LES DOCUMENTAIRES SUR LES FOOTBALLEURS ET LA MUSIQUE

A découvrir | 21 juin 2010

Outre le fait que le football est souvent le passe-temps préféré des musiciens - on se souvient de Bob Marley et ses Wailers écrasant des journalistes français dans un match improvisé avant un concert - les documentaristes se sont plusieurs fois penchés sur le cas du football, et plus particulièrement du footballeur.

Le cas le plus emblématique mêlant football et musique est peut être celui du Maradona de Kusturica en 2008. La musique y est assez présente. Outre Manu Chao qui interprète une chanson en son honneur, on peut y voir un très beau passage extrait d’une fête familiale où Diego chante sous les yeux émus de sa femme et de ses filles. La mano de Dios est une allusion à son but marqué de la main face à l’Angleterre en phase finale de Coupe du Monde. Cet intéressant documentaire, qui insiste sur l’aspect politique et humaniste du personnage, retrace l’incroyable destin de Maradona, Dieu vivant du football puis idole déchue, considéré comme l’un des plus grands footballeurs de tous les temps.

Looking for Manchester est un documentaire de 2010 produit par Eric Cantona. Diffusé il y a peu sur Canal +, il présente la vie sociale des supporters des deux équipes de Manchester et analyse, entre autre, le rapport unique existant entre culture rock et culture footballistique. La parole est donnée aux supporters, le point d’orgue étant les préparatifs du derby entre les 2 clubs de la ville.

Zidane, un portrait du XXI siècle de Douglas Gordon et Philippe Parreno scrute, grâce à 17 caméras, Zinedine Zidane pendant un match face à Villaréal le 23 avril 2005. Ce film est mis en musique spécialement pour l’occasion par le groupe post-rock écossais Mogwaï. La bande-son met en avant l’expérience sensorielle d’une telle opération : la vison d’un homme qui attend, court, le regard fixe. Une chorégraphie inhabituelle pour une œuvre contemporaine qui n’a pas grand-chose à voir avec le sport. A la croisée d’un art contemporain réputé élitiste et du football, art populaire par excellence.

Terminons enfin par les liens étroits qu’entretiennent les footballeurs avec la musique. Outre l’existence de couples mixtes (David Beckham et sa Spice Girl), on peut citer des joueurs préférant aller à un concert plutôt que se taper la Ligue des Champions à la télé avec les potes du club. Ainsi M’Bia choisissant Rihanna en live et s’attirant les foudres de son entraineur. Ou alors ces joueurs de l’Equipe de France, les écouteurs greffés aux oreilles (alternative : le téléphone portable) tels de véritables autistes, descendant du bus et rejoignant les vestiaires et semblant préférer l’isolement à la vie de groupe. Car parfois la musique, loin de réunir, isole de ses coreligionnaires. A méditer au vu du jeu collectif produit par notre équipe nationale…

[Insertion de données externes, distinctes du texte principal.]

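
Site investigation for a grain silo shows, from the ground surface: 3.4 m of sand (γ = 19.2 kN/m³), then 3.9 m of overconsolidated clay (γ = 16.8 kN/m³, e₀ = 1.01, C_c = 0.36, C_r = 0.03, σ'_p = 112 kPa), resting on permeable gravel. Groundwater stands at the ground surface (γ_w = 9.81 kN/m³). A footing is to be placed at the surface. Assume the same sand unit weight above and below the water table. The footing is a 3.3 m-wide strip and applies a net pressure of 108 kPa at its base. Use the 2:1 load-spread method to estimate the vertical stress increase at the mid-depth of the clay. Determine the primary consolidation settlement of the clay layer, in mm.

S_c ≈ 16.3 mm

Mid-depth of clay below the ground surface: z = 3.4 + 3.9/2 = 5.35 m.
Total vertical stress at mid-clay: σ_v = 19.2×3.4 + 16.8×1.95 = 98.04 kPa.
Pore pressure: u = 9.81×(5.35 − 0) = 52.483 kPa.
Initial effective stress: σ'_0 = σ_v − u = 98.04 − 52.483 = 45.557 kPa.
Stress increase at mid-clay by the 2:1 spreading method:
Δσ = qB/(B+z) = 108×3.3/(3.3+5.35) = 41.202 kPa
Final effective stress: σ'_f = 45.557 + 41.202 = 86.759 kPa.
σ'_f = 86.759 ≤ σ'_p = 112 kPa, so the clay remains overconsolidated and only the recompression index applies:
S_c = C_r·H/(1+e₀)·log₁₀(σ'_f/σ'_0) = 0.03×3.9/2.01×log₁₀(86.759/45.557)
    = 0.058209 × 0.27976 = 0.01628 m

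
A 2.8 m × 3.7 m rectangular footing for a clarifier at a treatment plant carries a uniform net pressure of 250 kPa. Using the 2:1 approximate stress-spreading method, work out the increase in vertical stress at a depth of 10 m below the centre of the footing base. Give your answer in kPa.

Δσ_z ≈ 14.8 kPa

By the 2:1 method the load spreads at 1 horizontal : 2 vertical, so at depth z the loaded area has grown by z in each plan dimension:
Δσ = qBL/((B+z)(L+z)) = 250×2.8×3.7/((2.8+10)(3.7+10)) = 14.77 kPa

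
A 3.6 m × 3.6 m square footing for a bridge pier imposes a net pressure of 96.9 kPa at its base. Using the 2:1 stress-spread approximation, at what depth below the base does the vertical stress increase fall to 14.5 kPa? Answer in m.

z ≈ 5.71 m

2:1 spreading — at depth z the loaded area has grown by z in each plan dimension:
qB²/(B+z)² = Δσ_z ⇒ z = B(√(q/Δσ_z) − 1) = 3.6×(√(96.9/14.5) − 1) = 5.706 m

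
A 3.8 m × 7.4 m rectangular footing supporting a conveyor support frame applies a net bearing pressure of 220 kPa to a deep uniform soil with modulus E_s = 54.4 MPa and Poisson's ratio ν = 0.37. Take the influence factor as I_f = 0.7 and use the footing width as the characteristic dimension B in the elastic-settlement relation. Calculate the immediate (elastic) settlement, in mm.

Immediate (elastic) settlement: S_e = q·B·(1−ν²)/E_s · I_f.
E_s = 54.4 MPa = 54400 kPa.
S_e = 220 × 3.8 × (1 − 0.37²) / 54400 × 0.7
    = 220 × 3.8 × 0.8631 / 54400 × 0.7
    = 0.009285 m = 9.285 mm

S_e ≈ 9.28 mm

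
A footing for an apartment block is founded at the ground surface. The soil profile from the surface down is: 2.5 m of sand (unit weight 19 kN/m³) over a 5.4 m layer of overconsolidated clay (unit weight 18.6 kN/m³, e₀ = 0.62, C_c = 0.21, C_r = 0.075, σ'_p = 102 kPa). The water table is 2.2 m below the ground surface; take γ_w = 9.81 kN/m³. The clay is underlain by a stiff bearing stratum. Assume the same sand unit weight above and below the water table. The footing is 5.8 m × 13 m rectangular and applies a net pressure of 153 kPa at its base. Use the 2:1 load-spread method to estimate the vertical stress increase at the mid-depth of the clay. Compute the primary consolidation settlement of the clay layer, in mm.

Mid-depth of clay below the ground surface: z = 2.5 + 5.4/2 = 5.2 m.
Total vertical stress at mid-clay: σ_v = 19×2.5 + 18.6×2.7 = 97.72 kPa.
Pore pressure: u = 9.81×(5.2 − 2.2) = 29.43 kPa.
Initial effective stress: σ'_0 = σ_v − u = 97.72 − 29.43 = 68.29 kPa.
Stress increase at mid-clay by the 2:1 spreading method:
Δσ = qBL/((B+z)(L+z)) = 153×5.8×13/((5.8+5.2)(13+5.2)) = 57.623 kPa
Final effective stress: σ'_f = 68.29 + 57.623 = 125.91 kPa.
σ'_f = 125.91 > σ'_p = 102 kPa, so the stress path crosses the preconsolidation pressure — recompression up to σ'_p, then virgin compression beyond:
S_c = H/(1+e₀)·[C_r·log₁₀(σ'_p/σ'_0) + C_c·log₁₀(σ'_f/σ'_p)]
    = 5.4/1.62 × [0.075×log₁₀(102/68.29) + 0.21×log₁₀(125.91/102)]
    = 3.3333 × [0.013068 + 0.019207] = 0.1076 m

S_c ≈ 108 mm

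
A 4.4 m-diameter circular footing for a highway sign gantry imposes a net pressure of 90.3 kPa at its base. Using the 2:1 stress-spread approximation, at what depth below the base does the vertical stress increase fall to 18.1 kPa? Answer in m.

z ≈ 5.43 m

2:1 spreading — at depth z the loaded area has grown by z in each plan dimension:
qD²/(D+z)² = Δσ_z ⇒ z = D(√(q/Δσ_z) − 1) = 4.4×(√(90.3/18.1) − 1) = 5.428 m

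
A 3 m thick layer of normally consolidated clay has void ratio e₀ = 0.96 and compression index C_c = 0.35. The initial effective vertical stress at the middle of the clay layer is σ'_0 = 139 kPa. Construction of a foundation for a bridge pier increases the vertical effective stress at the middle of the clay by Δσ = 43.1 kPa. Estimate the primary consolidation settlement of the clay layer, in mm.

S_c ≈ 62.8 mm

Final effective stress: σ'_f = σ'_0 + Δσ = 139 + 43.1 = 182.1 kPa.
Normally consolidated clay, so the full stress increment lies on the virgin compression line:
S_c = C_c·H/(1+e₀)·log₁₀(σ'_f/σ'_0) = 0.35×3/(1+0.96)×log₁₀(182.1/139)
    = 0.53571 × 0.1173 = 0.06284 m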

De ce qu’on sait, l’équipe de France écoute dans sa grande majorité du rap (Anelka, Henry, Ribéry, Benzema) mais quelques extra-terrestre sont à signaler : Malouda branché reggae/dancehall, fréquentant les sound system et qui a monté un festival dans sa Guyane natale. Ou Zidane l’extraterrestre chantant un improbable mais prémonitoire On ira tous au paradis en 1998 dans Les Yeux dans les Bleus (à 1′35”).

Vous trouverez bien sur ces documentaires (sauf le deuxième cité qui n’est pas encore sorti en DVD) dans les bibliothèques de Grenoble…

La semaine prochaine : l’exemple de Manchester et de Marseille.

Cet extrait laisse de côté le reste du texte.